CRAC channel activity is a highly nonlinear function of Orai expression. (A) I_CRAC as a function of Orai-GFP expression in single cells. Each point is the current evoked by a brief hyperpolarization to −100 mV, normalized for cell capacitance (Methods). Cells expressed roughly the same level of mCh-STIM (0.21 ± 0.01 a.u., n = 37 cells) and varying amounts of Orai-GFP. In the range of Orai expression where I_CRAC declined sharply, fluorescence measurements in a subset of cells (open symbols) indicated a peripheral Orai:STIM ratio of 0.55 ± 0.02 (mean ± SEM), corresponding to 1.82 ± 0.06 STIMs per Orai subunit. (B) Reduced level of STIM lowers the threshold for Orai-induced suppression of SOCE. After store depletion, Ca²⁺ influx rates [d(F₃₅₀/F₃₈₀)/dt] were measured on Ca²⁺ readdition (Fig. S5) in cells with moderate (0.22 ± 0.01 a.u., n = 68; circles) or low (0.10 ± 0.01 a.u., n = 48; triangles) levels of mCh-STIM. Each point is the mean ± SEM of the Ca²⁺ influx rate for 4–12 cells, averaged in bins of 0.2 a.u. of Orai expression.

Fig. 3.

Rapid CDI is a highly nonlinear function of Orai expression. Data are from the cells of Fig. 2A. (A) Inactivation during hyperpolarizing steps is progressively replaced by potentiation in cells expressing increasing amounts of Orai. Each trace is the response to a step from +30 mV to −120 mV in 20 mM Ca²⁺. (B) Proportion of current remaining at the end of the hyperpolarization, quantified as the current at 195 ms (I₁₉₅) relative to that at 3 ms (I₃), as a function of Orai expression in single cells. (C) At high levels of Orai, the loss of CDI and appearance of potentiation occur in parallel with the increasing suppression of CRAC channel activity. The data in Fig. 2A are reproduced with colors indicating the current remaining at the end of the pulse.

Fig. 4.

Equilibrium model for CRAC channel gating by STIM. (A) Modified Monod–Wyman–Changeux scheme in which closed (Left) and open (Right) channel states each have four STIM binding sites, with bound sites indicated in black.

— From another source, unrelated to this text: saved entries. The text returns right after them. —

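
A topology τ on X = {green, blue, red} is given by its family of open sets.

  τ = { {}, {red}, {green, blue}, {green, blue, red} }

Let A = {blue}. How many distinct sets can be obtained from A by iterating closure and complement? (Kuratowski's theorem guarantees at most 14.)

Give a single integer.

6

X∖A={green, red}, int(X∖A)={red}, hence cl(A)={green, blue}
Orbit (k=closure, c=complement):
  1. A     = {blue}
  2. kA    = {green, blue}
  3. cA    = {green, red}
  4. ckA   = {red}
  5. kcA   = {green, blue, red}
  6. ckcA  = {}
(closed under both — stop)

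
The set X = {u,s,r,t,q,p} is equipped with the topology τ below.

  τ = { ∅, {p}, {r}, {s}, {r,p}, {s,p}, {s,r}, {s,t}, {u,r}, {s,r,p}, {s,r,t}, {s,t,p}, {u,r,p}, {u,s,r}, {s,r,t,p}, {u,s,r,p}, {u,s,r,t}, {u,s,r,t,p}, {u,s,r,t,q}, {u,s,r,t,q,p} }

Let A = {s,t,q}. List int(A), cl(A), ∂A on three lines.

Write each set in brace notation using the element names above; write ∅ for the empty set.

U open, U⊆A: ∅, {s}, {s,t}. int(A) = ⋃ = {s,t}
X∖A={u,r,p}, int(X∖A)={u,r,p}, hence cl(A)={s,t,q}
∂A: remove int from cl → {q}

int(A) = {s,t}
cl(A)  = {s,t,q}
∂A     = {q}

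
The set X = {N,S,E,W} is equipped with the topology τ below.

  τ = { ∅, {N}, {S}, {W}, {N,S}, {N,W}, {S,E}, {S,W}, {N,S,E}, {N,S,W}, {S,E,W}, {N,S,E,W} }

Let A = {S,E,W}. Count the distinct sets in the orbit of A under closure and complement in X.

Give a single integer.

X∖A={N}, int(X∖A)={N}, hence cl(A)={S,E,W}
Orbit (k=closure, c=complement):
  1. A     = {S,E,W}
  2. cA    = {N}
(closed under both — stop)

2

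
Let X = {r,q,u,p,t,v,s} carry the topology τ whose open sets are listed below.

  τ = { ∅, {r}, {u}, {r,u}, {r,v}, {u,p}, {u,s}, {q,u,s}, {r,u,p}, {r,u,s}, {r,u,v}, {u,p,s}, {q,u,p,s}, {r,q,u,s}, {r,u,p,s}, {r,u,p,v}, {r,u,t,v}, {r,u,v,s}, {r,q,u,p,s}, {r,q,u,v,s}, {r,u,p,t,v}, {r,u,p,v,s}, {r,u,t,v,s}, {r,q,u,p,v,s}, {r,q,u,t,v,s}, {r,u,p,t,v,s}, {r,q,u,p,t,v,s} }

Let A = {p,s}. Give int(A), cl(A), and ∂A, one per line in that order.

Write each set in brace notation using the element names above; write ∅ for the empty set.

opens ⊆ A: ∅; union → int = ∅
complement {r,q,u,t,v}; its interior {r,u,t,v}; cl(A) = X∖{r,u,t,v} = {q,p,s}
boundary = {q,p,s} ∖ ∅ = {q,p,s}

int(A) = ∅
cl(A)  = {q,p,s}
∂A     = {q,p,s}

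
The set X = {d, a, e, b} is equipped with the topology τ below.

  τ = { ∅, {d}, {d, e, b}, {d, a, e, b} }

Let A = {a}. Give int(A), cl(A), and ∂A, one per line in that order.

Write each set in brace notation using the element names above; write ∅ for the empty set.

int(A) = ∅
cl(A)  = {a}
∂A     = {a}

U open, U⊆A: ∅. int(A) = ⋃ = ∅
X∖A={d, e, b}, int(X∖A)={d, e, b}, hence cl(A)={a}
∂A: remove int from cl → {a}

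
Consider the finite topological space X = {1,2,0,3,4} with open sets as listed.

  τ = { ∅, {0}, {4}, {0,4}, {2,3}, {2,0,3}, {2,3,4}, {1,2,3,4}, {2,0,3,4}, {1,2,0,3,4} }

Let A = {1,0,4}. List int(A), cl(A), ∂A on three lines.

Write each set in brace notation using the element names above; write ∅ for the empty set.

int(A) = {0,4}
cl(A)  = {1,0,4}
∂A     = {1}

opens ⊆ A: ∅, {4}, {0}, {0,4}; union → int = {0,4}
complement {2,3}; its interior {2,3}; cl(A) = X∖{2,3} = {1,0,4}
boundary = {1,0,4} ∖ {0,4} = {1}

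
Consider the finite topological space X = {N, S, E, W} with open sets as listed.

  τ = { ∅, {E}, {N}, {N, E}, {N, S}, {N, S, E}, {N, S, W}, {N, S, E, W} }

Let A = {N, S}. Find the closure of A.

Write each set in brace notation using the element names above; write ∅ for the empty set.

cl via duality: int({E, W}) = {E}, so X∖{E} = {N, S, W}

{N, S, W}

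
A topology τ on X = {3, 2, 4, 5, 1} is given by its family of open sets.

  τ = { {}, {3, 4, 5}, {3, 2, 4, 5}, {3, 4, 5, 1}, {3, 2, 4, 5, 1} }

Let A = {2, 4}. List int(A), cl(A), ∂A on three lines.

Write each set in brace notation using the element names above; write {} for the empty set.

U open, U⊆A: {}. int(A) = ⋃ = {}
X∖A={3, 5, 1}, int(X∖A)={}, hence cl(A)={3, 2, 4, 5, 1}
∂A: remove int from cl → {3, 2, 4, 5, 1}

int(A) = {}
cl(A)  = {3, 2, 4, 5, 1}
∂A     = {3, 2, 4, 5, 1}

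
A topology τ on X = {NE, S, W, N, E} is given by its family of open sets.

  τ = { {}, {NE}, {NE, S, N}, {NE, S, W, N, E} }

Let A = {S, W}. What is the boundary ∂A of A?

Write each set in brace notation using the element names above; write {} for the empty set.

U open, U⊆A: {}. int(A) = ⋃ = {}
X∖A={NE, N, E}, int(X∖A)={NE}, hence cl(A)={S, W, N, E}
∂A: remove int from cl → {S, W, N, E}

{S, W, N, E}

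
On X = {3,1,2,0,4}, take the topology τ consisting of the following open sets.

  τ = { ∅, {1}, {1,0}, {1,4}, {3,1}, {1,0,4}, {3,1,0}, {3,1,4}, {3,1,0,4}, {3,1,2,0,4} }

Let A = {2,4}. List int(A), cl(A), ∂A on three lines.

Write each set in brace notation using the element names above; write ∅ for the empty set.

int(A) = ∅
cl(A)  = {2,4}
∂A     = {2,4}

opens ⊆ A: ∅; union → int = ∅
complement {3,1,0}; its interior {3,1,0}; cl(A) = X∖{3,1,0} = {2,4}
boundary = {2,4} ∖ ∅ = {2,4}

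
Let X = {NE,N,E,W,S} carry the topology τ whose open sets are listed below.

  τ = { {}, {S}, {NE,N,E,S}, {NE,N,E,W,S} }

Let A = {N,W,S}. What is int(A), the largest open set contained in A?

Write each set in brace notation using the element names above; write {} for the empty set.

{S}

open subsets of A: {}, {S}; so int(A) = {S}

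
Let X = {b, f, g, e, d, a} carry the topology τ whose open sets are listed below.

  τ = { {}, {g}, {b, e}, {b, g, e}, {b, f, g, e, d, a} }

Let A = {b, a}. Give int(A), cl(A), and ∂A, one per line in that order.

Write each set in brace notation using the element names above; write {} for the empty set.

U open, U⊆A: {}. int(A) = ⋃ = {}
X∖A={f, g, e, d}, int(X∖A)={g}, hence cl(A)={b, f, e, d, a}
∂A: remove int from cl → {b, f, e, d, a}

int(A) = {}
cl(A)  = {b, f, e, d, a}
∂A     = {b, f, e, d, a}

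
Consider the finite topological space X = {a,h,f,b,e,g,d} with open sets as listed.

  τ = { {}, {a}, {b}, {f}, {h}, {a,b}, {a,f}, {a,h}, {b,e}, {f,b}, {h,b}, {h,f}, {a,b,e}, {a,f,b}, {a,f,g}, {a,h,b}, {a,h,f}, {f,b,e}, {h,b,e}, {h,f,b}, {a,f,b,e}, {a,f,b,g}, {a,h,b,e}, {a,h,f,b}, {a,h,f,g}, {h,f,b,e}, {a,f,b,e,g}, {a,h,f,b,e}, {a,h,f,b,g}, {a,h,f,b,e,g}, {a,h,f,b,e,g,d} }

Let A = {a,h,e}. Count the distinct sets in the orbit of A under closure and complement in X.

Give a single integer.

closure: X∖int(X∖A) = X∖{f,b} = {a,h,e,g,d}
Let k=closure and c=complement:
  1. A     = {a,h,e}
  2. kA    = {a,h,e,g,d}
  3. cA    = {f,b,g,d}
  4. ckA   = {f,b}
  5. kcA   = {f,b,e,g,d}
  6. ckcA  = {a,h}
  7. kckcA = {a,h,g,d}
  8. ckckcA = {f,b,e}
— saturated at 8

8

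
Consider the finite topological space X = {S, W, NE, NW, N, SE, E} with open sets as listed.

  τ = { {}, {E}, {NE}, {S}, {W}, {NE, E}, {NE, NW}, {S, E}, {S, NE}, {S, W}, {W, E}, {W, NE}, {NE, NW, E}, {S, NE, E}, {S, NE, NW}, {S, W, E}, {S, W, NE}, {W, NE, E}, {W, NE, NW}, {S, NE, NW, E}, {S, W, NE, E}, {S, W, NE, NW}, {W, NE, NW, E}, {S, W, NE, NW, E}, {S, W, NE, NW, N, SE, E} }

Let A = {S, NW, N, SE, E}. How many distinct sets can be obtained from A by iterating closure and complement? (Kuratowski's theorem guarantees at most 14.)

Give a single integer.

X∖A={W, NE}, int(X∖A)={W, NE}, hence cl(A)={S, NW, N, SE, E}
Orbit (k=closure, c=complement):
  1. A     = {S, NW, N, SE, E}
  2. cA    = {W, NE}
  3. kcA   = {W, NE, NW, N, SE}
  4. ckcA  = {S, E}
  5. kckcA = {S, N, SE, E}
  6. ckckcA = {W, NE, NW}
(closed under both — stop)

6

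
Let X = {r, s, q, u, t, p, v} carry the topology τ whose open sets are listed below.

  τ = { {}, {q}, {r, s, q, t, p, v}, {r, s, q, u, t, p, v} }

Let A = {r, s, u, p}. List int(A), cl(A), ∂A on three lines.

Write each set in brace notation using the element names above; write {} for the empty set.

interior: largest open inside A is {} (from {})
cl via duality: int({q, t, v}) = {q}, so X∖{q} = {r, s, u, t, p, v}
cl∖int = {r, s, u, t, p, v}

int(A) = {}
cl(A)  = {r, s, u, t, p, v}
∂A     = {r, s, u, t, p, v}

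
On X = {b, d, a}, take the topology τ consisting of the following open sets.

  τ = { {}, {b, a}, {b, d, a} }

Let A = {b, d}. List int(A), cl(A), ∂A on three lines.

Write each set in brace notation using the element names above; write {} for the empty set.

opens ⊆ A: {}; union → int = {}
complement {a}; its interior {}; cl(A) = X∖{} = {b, d, a}
boundary = {b, d, a} ∖ {} = {b, d, a}

int(A) = {}
cl(A)  = {b, d, a}
∂A     = {b, d, a}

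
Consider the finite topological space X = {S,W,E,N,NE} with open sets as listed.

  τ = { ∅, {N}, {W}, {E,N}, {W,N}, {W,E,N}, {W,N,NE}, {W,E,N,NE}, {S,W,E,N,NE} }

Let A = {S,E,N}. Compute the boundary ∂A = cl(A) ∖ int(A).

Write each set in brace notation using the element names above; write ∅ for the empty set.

{S,NE}

open subsets of A: ∅, {N}, {E,N}; so int(A) = {E,N}
closure: X∖int(X∖A) = X∖{W} = {S,E,N,NE}
∂A = {S,E,N,NE} minus {E,N} = {S,NE}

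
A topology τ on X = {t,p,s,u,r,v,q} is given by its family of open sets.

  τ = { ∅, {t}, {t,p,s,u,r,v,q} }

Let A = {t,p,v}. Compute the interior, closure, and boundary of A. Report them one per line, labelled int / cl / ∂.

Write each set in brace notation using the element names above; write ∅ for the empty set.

int(A) = {t}
cl(A)  = {t,p,s,u,r,v,q}
∂A     = {p,s,u,r,v,q}

interior: largest open inside A is {t} (from ∅, {t})
cl via duality: int({s,u,r,q}) = ∅, so X∖∅ = {t,p,s,u,r,v,q}
cl∖int = {p,s,u,r,v,q}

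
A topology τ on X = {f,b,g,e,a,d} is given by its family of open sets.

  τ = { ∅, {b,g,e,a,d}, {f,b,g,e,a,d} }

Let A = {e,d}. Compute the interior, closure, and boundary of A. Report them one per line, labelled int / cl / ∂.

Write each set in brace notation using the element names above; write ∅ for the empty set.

int(A) = ∅
cl(A)  = {f,b,g,e,a,d}
∂A     = {f,b,g,e,a,d}

U open, U⊆A: ∅. int(A) = ⋃ = ∅
X∖A={f,b,g,a}, int(X∖A)=∅, hence cl(A)={f,b,g,e,a,d}
∂A: remove int from cl → {f,b,g,e,a,d}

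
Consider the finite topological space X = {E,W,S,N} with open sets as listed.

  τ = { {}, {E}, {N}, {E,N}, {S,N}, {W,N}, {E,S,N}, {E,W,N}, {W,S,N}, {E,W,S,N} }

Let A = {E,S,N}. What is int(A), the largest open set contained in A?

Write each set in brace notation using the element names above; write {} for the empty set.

{E,S,N}

U open, U⊆A: {}, {N}, {E}, {S,N}, {E,N}, {E,S,N}. int(A) = ⋃ = {E,S,N}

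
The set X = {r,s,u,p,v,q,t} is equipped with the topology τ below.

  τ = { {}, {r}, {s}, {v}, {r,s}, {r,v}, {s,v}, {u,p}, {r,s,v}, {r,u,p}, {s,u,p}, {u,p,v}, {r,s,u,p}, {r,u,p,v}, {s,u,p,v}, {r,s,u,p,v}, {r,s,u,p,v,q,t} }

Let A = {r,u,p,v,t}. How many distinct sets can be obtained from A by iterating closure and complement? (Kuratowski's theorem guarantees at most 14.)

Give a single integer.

X∖A={s,q}, int(X∖A)={s}, hence cl(A)={r,u,p,v,q,t}
Orbit (k=closure, c=complement):
  1. A     = {r,u,p,v,t}
  2. kA    = {r,u,p,v,q,t}
  3. cA    = {s,q}
  4. ckA   = {s}
  5. kcA   = {s,q,t}
  6. ckcA  = {r,u,p,v}
(closed under both — stop)

6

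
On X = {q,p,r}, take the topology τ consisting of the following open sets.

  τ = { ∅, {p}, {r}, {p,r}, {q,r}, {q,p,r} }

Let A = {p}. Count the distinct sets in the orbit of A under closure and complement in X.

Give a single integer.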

Equilibrium constants for each transition are shown. K_a, STIM association constant; L, opening equilibrium constant; f, opening cooperativity factor; a, binding cooperativity factor. (B) Best fit of the model to the I_CRAC vs. Orai data of Fig. 2A, with K_a = 100, L = 10⁻⁴, f = 14.2, a = 0.5, and S_total = 3.2. (C) Model predictions superimposed on the data of Fig. 1D, assuming that channel trapping in puncta requires binding of one (blue) or two (green) STIMs to a single site. (D) Predictions of open-channel state occupancies and free STIM concentration as a function of total Orai expression. (E) Composition of the open-channel population as a function of Orai expression. In the range of moderate Orai (3–7 a.u.) in which CDI transitions to potentiation (Fig. 3C), OS₃ and OS₂ dominate over OS₄.